Quickly, I pray that I got this month’s password right.

Chief Minister Arkady heaves a sigh of relief into his end of the line.

“Kostya, good,” he says.

Then I hear him talking to someone else in the room, and all I can make out is go tell the Queen.

That means my mom is okay. The knot in my stomach loosens, just a little, and I look over at Hazel. She’s sitting on an ugly wooden bench, elbows on knees, watching me.

“What’s happened?” I ask.

“There’s been an assassination attempt on the King,” he says, gravely.

“An attempt,” I say.
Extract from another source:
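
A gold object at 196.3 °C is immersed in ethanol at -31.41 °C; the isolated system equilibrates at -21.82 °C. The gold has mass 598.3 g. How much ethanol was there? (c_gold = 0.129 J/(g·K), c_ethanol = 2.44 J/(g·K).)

m ≈ 719 g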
My heart squeezes in my chest.

“The bullet only grazed his shoulder, thank God,” Arkady says.

“My mother? Misha? The cabinet?”

“All well right now,” Arkady says. “Everyone at the palace is fine.”

I cover the mouthpiece of the phone and whisper, “Assassination attempt, but everyone is fine,” to Hazel.

She nods.

Then Arkady pauses, and even over the phone, I know that’s not everything.

“Tell me,” I say.

It’s a long, slow, halting story full of holes, but it’s essentially this: my father was in Tobov, the capital city, for a meeting of the Council on Black Sea Fisheries. As he was leaving, a gunman leapt out of the crowd and got off one shot at him before my father’s guards brought him down.

Then it gets complicated, partly because no one seems to have all the information. The gunman was screaming about a partner, or maybe many partners, hiding in wait around the city. There were strange reports from air traffic control of a squadron of unidentified planes flying south over the mountains — a blip on the radar for a moment, then gone.

The military has been intercepting something that looks like coded messages all day, sent via fax machine from service stations in remote areas to other service stations in other remote areas. And then there are the rumors: someone’s seen a fighter jet, someone’s learned that Russian hackers are planning to breach our national security and sabotage the state-run oil company, there are submarines in the Black Sea headed for Velinsk.

“It’s probably all nothing, except for the assassination attempt,” Arkady says. “You know how things spin out of control. But at this stage, we have to take it all seriously.”

We talk a bit more. I speak with my mother, who’s nearly beside herself, sobbing into the phone. My father is meeting with his military advisors, so I can’t speak with him yet, but we agree to video conference in fifteen minutes and I hang up the phone.